Whole blood viscosity (WBV) has been linked to cardiometabolic risk, yet its relationship with short-term postprandial triglyceride (TG) response remains unclear. We evaluated this question within a fully de-identified, statistically reconstructed synthetic cohort ( \(n = 1{,}500\) ), with a primary methodological objective: to demonstrate a rigorously leakage-controlled machine-learning framework for assessing candidate physiological associations.

Methods:

A strictly leakage-controlled pipeline was implemented, with fold-specific preprocessing and probability calibration confined to training data. WBV was estimated using the de Simone formulation. Model development employed stratified \(5\times 5\) nested cross-validation, repeated \(5\times 10\) resampling, 1,000-bootstrap uncertainty estimation, calibration assessment (sigmoid and isotonic), threshold-sensitivity analysis across \(TG_{4h}\) percentiles, and SHAP-based interpretability.

Results:

Within the synthetic reconstruction, WBV showed negligible association with postprandial response across correlation testing ( \(r\approx 0\) ), multivariable modeling, robustness analyses, and explainability assessments. In contrast, fasting triglycerides (TG \(_{0h}\) ) exhibited stable monotonic effects and clear phenotype discrimination.
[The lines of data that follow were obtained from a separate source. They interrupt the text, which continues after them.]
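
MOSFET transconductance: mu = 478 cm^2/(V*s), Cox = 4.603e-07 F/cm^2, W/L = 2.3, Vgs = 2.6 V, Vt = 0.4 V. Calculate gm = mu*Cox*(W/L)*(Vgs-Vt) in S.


Step 1: Vov = Vgs - Vt = 2.6 - 0.4 = 2.2 V
Step 2: gm = mu * Cox * (W/L) * Vov
Step 3: gm = 478 * 4.603e-07 * 2.3 * 2.2 = 1.11e-03 S

1.11e-03


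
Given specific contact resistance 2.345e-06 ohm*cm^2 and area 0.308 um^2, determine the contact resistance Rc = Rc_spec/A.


Step 1: Convert area to cm^2: 0.308 um^2 = 3.0800e-09 cm^2
Step 2: Rc = Rc_spec / A = 2.345e-06 / 3.0800e-09
Step 3: Rc = 7.61e+02 ohms

7.61e+02


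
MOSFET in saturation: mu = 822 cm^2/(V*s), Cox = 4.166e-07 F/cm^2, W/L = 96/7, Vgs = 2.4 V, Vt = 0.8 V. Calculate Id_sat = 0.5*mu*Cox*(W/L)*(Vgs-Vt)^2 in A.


Step 1: Overdrive voltage Vov = Vgs - Vt = 2.4 - 0.8 = 1.6 V
Step 2: W/L = 96/7 = 13.7143
Step 3: Id = 0.5 * 822 * 4.166e-07 * 13.7143 * 1.6^2
Step 4: Id = 6.01e-03 A

6.01e-03


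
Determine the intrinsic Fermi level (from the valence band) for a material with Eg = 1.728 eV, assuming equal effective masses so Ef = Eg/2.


Step 1: For an intrinsic semiconductor, the Fermi level sits at midgap.
Step 2: Ef = Eg / 2 = 1.728 / 2 = 0.864 eV

0.864


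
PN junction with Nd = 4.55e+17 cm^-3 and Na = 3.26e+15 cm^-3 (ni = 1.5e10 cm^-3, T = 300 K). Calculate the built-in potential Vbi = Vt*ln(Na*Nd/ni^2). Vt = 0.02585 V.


Step 1: Compute Na*Nd/ni^2 = 3.26e+15 * 4.55e+17 / (1.5e10)^2 = 6.5924e+12
Step 2: ln(6.5924e+12) = 29.5169
Step 3: Vbi = 0.02585 * 29.5169 = 0.763 V

0.763


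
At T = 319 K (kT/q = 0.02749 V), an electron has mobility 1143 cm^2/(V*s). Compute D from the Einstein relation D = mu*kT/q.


Step 1: D = mu * (kT/q)
Step 2: D = 1143 * 0.02749
Step 3: D = 31.42 cm^2/s

31.42


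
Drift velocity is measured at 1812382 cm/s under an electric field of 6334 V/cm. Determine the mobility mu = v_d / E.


Step 1: mu = v_d / E
Step 2: mu = 1812382 / 6334
Step 3: mu = 286.14 cm^2/(V*s)

286.14


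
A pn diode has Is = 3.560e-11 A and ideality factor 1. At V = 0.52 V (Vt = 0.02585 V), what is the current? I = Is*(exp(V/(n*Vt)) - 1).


Step 1: V/(n*Vt) = 0.52/(1*0.02585) = 20.1161
Step 2: exp(20.1161) = 5.4489e+08
Step 3: I = 3.560e-11 * (5.4489e+08 - 1) = 1.94e-02 A

1.94e-02


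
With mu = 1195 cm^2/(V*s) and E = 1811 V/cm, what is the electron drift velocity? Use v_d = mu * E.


Step 1: v_d = mu * E
Step 2: v_d = 1195 * 1811 = 2164145
Step 3: v_d = 2.16e+06 cm/s

2.16e+06


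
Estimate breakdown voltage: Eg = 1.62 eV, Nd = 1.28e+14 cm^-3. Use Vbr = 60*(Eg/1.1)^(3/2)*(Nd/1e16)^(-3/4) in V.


Step 1: Eg/1.1 = 1.62/1.1 = 1.472727
Step 2: (Eg/1.1)^1.5 = 1.472727^1.5 = 1.787242
Step 3: (Nd/1e16)^(-0.75) = (0.0128)^(-0.75) = 26.278013
Step 4: Vbr = 60 * 1.787242 * 26.278013 = 2817.9 V

2817.9


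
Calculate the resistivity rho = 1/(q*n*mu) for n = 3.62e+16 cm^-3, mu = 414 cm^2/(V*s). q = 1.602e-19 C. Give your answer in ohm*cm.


Step 1: sigma = q * n * mu = 1.602e-19 * 3.62e+16 * 414 = 2.40089e+00 S/cm
Step 2: rho = 1 / sigma = 1 / 2.40089e+00 = 0.4165 ohm*cm

0.4165


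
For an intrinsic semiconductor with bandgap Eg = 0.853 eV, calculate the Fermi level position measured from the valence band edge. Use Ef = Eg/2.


Step 1: For an intrinsic semiconductor, the Fermi level sits at midgap.
Step 2: Ef = Eg / 2 = 0.853 / 2 = 0.4265 eV

0.4265


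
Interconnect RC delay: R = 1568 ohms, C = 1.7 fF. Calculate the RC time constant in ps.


Step 1: tau = R * C
Step 2: tau = 1568 * 1.7 fF = 1568 * 1.7e-15 F
Step 3: tau = 2.6656e-12 s = 2.6656 ps

2.6656


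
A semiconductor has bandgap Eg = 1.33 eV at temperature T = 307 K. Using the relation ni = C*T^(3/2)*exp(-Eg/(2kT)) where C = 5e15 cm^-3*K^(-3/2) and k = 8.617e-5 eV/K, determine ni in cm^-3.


Step 1: Compute kT = 8.617e-5 * 307 = 0.02645419 eV
Step 2: Exponent = -Eg/(2kT) = -1.33/(2*0.02645419) = -25.13779
Step 3: T^(3/2) = 307^1.5 = 5379.07
Step 4: ni = 5e15 * 5379.07 * exp(-25.13779) = 3.25e+08 cm^-3

3.25e+08


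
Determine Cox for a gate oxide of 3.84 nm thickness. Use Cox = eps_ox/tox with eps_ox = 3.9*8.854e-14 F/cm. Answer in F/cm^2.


Step 1: eps_ox = 3.9 * 8.854e-14 = 3.45306e-13 F/cm
Step 2: tox in cm = 3.84 nm * 1e-7 = 3.8400e-07 cm
Step 3: Cox = 3.45306e-13 / 3.8400e-07 = 8.99e-07 F/cm^2

8.99e-07


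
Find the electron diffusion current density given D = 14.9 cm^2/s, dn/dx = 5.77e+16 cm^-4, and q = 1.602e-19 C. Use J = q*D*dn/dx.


Step 1: J = q * D * (dn/dx)
Step 2: J = 1.602e-19 * 14.9 * 5.77e+16
Step 3: J = 1.38e-01 A/cm^2

1.38e-01


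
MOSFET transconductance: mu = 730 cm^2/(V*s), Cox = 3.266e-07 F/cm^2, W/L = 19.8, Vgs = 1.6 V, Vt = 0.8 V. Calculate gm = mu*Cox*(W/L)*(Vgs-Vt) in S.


Step 1: Vov = Vgs - Vt = 1.6 - 0.8 = 0.8 V
Step 2: gm = mu * Cox * (W/L) * Vov
Step 3: gm = 730 * 3.266e-07 * 19.8 * 0.8 = 3.78e-03 S

3.78e-03


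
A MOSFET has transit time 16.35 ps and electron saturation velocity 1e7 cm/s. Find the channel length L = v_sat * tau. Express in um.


Step 1: tau in seconds = 16.35 ps * 1e-12 = 1.6350e-11 s
Step 2: L = v_sat * tau = 1e7 * 1.6350e-11 = 1.6350e-04 cm
Step 3: L in um = 1.6350e-04 * 1e4 = 1.635 um

1.635


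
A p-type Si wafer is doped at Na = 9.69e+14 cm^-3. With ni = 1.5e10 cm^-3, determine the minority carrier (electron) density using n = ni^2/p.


Step 1: Majority hole concentration p ≈ Na = 9.69e+14 cm^-3
Step 2: n = ni^2 / Na = (1.5e10)^2 / 9.69e+14
Step 3: n = 2.32e+05 cm^-3

2.32e+05


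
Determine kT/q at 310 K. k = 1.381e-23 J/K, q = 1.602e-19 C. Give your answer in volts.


Step 1: kT = 1.381e-23 * 310 = 4.2811e-21 J
Step 2: Vt = kT/q = 4.2811e-21 / 1.602e-19
Step 3: Vt = 0.02672 V

0.02672


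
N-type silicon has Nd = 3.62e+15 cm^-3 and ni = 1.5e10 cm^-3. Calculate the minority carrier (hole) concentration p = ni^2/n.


Step 1: Since Nd >> ni, n ≈ Nd = 3.62e+15 cm^-3
Step 2: p = ni^2 / n = (1.5e10)^2 / 3.62e+15
Step 3: p = 2.25e20 / 3.62e+15 = 6.22e+04 cm^-3

6.22e+04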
Under the primary 75th-percentile \(TG_{4h}\) definition, the L2-penalized logistic regression model achieved stable discrimination (nested AUROC \(= 0.9141\) ; Brier \(=0.0886\) ) with bootstrap AUROC \(=0.914\) (95% CI [0.8957, 0.9314]) and consistent calibration-aware performance.

Conclusions:

Within this synthetic framework, WBV did not provide reproducible predictive or attributional value for short-term postprandial TG response. These findings represent methodological evidence under modeled assumptions rather than definitive physiological conclusions. The study illustrates how leakage-controlled, calibration-aware ML workflows can evaluate candidate metabolic associations in privacy-preserving settings; external validation in real-world cohorts remains necessary.